Spaced est composée de deux saisons de 7 épisodes, la première a été diffusée en 1999 et la deuxième en 2001. 1999 est une date charnière dans l'histoire du mouvement geek car elle représente la fin de l'age d'or. En mars sortait Matrix qui représente l'apogée de la culture geek vu que c'est un gros mix de vingt ans de SF, jeux vidéo et films de kung fu. En mai sortait Star Wars Episode I: La Menace Fantôme qui a donné des envies de meurtres/suicides à des tonnes de fans de Star Wars. Ils ont eu l'impression qu'on cassait leur jouet favori. La réalité était que la culture geek allait devenir mainstream et que les geeks avaient du mal à l'accepter. Mais ce qu'ils ont surtout eu du mal à accepter c'était qu'ils vieillissaient. Tim et Daisy sont les archétypes des adultes qui ne veulent pas grandir et encore moins à accepter des réalités comme pointer au chômage. La série rend nostalgique de cette époque simple où Internet et les téléphones portables n'étaient pas si envahissants et où écouter de l'électro consistait à gober des taz' sur fond de Fatboy Slim.

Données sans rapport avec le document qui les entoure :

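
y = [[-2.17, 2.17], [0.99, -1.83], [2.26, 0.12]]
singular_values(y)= [3.98, 1.74]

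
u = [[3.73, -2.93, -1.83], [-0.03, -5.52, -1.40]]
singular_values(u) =[6.93, 3.2]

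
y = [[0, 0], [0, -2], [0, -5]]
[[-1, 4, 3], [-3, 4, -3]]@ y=[[0, -23], [0, 7]]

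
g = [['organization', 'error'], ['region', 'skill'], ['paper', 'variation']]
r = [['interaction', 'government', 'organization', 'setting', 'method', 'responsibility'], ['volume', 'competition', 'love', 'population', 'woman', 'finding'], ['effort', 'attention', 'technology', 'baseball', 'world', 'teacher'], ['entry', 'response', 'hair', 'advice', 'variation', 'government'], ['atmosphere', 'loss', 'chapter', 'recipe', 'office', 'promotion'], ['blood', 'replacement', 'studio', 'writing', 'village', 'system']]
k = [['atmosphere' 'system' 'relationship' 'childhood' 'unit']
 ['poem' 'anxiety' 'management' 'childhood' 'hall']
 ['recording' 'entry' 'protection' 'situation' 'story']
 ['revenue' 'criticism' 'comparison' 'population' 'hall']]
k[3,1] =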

En y réfléchissant, je me rends compte que Nerdz et Community ont bien pompé sur Spaced. Mais Spaced est bien meilleure. La qualité de l'écriture, l'humour anglais et le coté "archétype poussé à l’extrême" des personnages font que les 14 épisodes passent bien trop vite. En même temps, plus les séries comiques s'éternisent et moins elles deviennent bonnes. Mais on ne cracherait pas sur une ou deux saisons de plus. Pareil pour The IT Crowd. Enfoirés d'anglais talentueux.

American Dad - 10 saisons



De très loin la meilleure série animée de Seth McFarlane. Si le principe de base est le même que ses autres séries (Family Guy et The Cleveland Show), American Dad va bien plus loin dans le délire et arrive encore à se renouveler après 10 saisons grâce à une invention géniale : Roger, l'extraterrestre alcoolique aux 10000 personnalités. Roger est le Barney d'American Dad ou le Sheldon de Big Bang Theory à savoir le personnage qui porte une bonne partie de la série tandis qu'on fait semblant de suivre l'histoire des autres. Stan Smith reste un personnage fascinant et il est toujours étonnant de voir jusqu'où il va aller pour prouver qu'il a raison ou suivre son propre but. C'est une série assez dure à décrire mais je dirais que c'est GTA qui rencontre les Simpsons tout en étant un message d'amour aux 80s. Elle surpasse d'ailleurs désormais largement les Simpsons, ainsi que South Park.

Important Things With Demetri Martin - 2 saisons



Demetri Martin est un comédien de stand up qui a aussi bossé sur le Daily Show avant d'avoir sa propre série. Chaque épisode a un thème (Power, Money, Two...) qu'il aborde sous de multiples angles : sketchs (souvent assisté de H. Jon Benjamin), blagues, dessins, réflexions... Il est totalement à contre-courant des autres comédiens vu qu'il n'est pas vulgaire et qu'il adore utiliser des accessoires pour ses blagues : instruments de musique, dessins,... C'est léger et décalé tout en restant caustique et fin.